Однако и Benedictus остается верен peinture целого. Он разделен на "интонации". как другие части, и полифония, которая окружает аккорды, всегда представляется неподлинной. Это также следствие запланированной тематической несвязанности композиции: она позволяет использовать темы имитационно и все-таки мыслить их в принципе гармонически, что соответствует гомофонному сознанию Бетховена и его эпохи: архаизация стремится следовать границам музыкального опыта Бетховена.
Существенным исключением является Et vitam venturi [193] в Credo, в котором Пауль Беккер справедливо видел ядро всего произведения полностью полифонически развернутую фугу, в отдельных, особенно гармонических оборотах, родственную финалу Сонаты для молоточкового фортепиано, и представленную в развитии; поэтому мелодически она вполне определенна и достигает большой интенсивности и силы; эта часть единственная, к которой может быть применен эпитет взрывающей, она наиболее сложная и трудная для исполнения, но по непосредственности воздействия наряду с Benedictus самая доходчивая.

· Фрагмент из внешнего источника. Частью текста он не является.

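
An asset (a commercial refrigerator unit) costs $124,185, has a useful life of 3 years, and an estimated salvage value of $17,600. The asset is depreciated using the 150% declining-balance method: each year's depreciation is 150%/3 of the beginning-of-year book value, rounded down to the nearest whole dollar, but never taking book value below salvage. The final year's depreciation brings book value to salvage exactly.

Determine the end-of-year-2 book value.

$31,047

Depreciable base = $124,185 − $17,600 = $106,585.
Year 1: ⌊$124,185 × 150%/3⌋ = $62,092. Book value $62,093.
Year 2: ⌊$62,093 × 150%/3⌋ = $31,046. Book value $31,047.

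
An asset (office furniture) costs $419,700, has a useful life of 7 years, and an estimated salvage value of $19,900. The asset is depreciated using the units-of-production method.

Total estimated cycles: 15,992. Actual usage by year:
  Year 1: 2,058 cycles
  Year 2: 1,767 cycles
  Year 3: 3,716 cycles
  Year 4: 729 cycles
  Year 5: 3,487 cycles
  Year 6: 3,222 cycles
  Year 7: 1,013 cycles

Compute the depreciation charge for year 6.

$80,550

Depreciable base = $419,700 − $19,900 = $399,800.
Rate = $399,800 / 15,992 cycles = $25 per cycle.
Year 1: 2,058 × $25 = $51,450. Book value $368,250.
Year 2: 1,767 × $25 = $44,175. Book value $324,075.
Year 3: 3,716 × $25 = $92,900. Book value $231,175.
Year 4: 729 × $25 = $18,225. Book value $212,950.
Year 5: 3,487 × $25 = $87,175. Book value $125,775.
Year 6: 3,222 × $25 = $80,550. Book value $45,225.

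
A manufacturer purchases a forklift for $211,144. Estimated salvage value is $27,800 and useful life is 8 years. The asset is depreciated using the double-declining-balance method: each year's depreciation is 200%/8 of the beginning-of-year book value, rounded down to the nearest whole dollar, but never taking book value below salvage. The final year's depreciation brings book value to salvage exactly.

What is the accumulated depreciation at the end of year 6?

Depreciable base = $211,144 − $27,800 = $183,344.
Year 1: ⌊$211,144 × 200%/8⌋ = $52,786. Book value $158,358.
Year 2: ⌊$158,358 × 200%/8⌋ = $39,589. Book value $118,769.
Year 3: ⌊$118,769 × 200%/8⌋ = $29,692. Book value $89,077.
Year 4: ⌊$89,077 × 200%/8⌋ = $22,269. Book value $66,808.
Year 5: ⌊$66,808 × 200%/8⌋ = $16,702. Book value $50,106.
Year 6: ⌊$50,106 × 200%/8⌋ = $12,526. Book value $37,580.
Accumulated through year 6 = $211,144 − $37,580 = $173,564.

$173,564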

[193]И жизни будущего [века] (лат.).
Не случайно трансцендирующий момент Мессы относится не к мифическому содержанию приобщения святых тайн, а к надежде на вечную жизнь человека. Загадочный образ Missa Solemnis состоит в противоречии между архаизирующим характером, безжалостно жертвующим бетховенскими достижениями, и человеческим тоном, как будто смеющимся над архаическими средствами. Эту загадочность, соединение идеи человечности с выражением мрачного страха, можно, пожалуй, объяснить тем, что в самой Мессе уже ощущается некое табу, определяющее ее рецепцию: табу негативности существования, которое можно вывести только из отчаянной воли Бетховена, направленной на спасение.
Выразительна Месса всегда там, где она буквально заклинает; пресекается же выразительность большей частью там, где зло и смерть звучат в тексте Мессы; именно умолчанием она возвещает о возникающей власти негативного – отчаяние из страха громко назвать его.
Dona nobis pacem [194] берет на себя в известной мере бремя Crucifixus. Соответственно отстраняются и несущие выразительность средства. Выразительна не диссонантность, или, что очень редко, как это происходит в Sanctus [195] перед вступлением аллегро Pleni sunt coeli [196] , выразительность связана в большей степени с архаической последовательностью ступеней церковного лада, со страхом перед прошедшим, будто страдание хочет быть оттеснено в прошлое. Экспрессивно в Мессе не современное, а древнее. Идея человеческого утверждается в ней, как у позднего Гёте, только посредством судорожного, мифического отрицания мифической бездны. Эта идея взывает о помощи к позитивной религии, будто одинокий субъект не надеется больше на то, что он в качестве чистой человеческой сущности сможет остановить хаос жаждущей господства природы.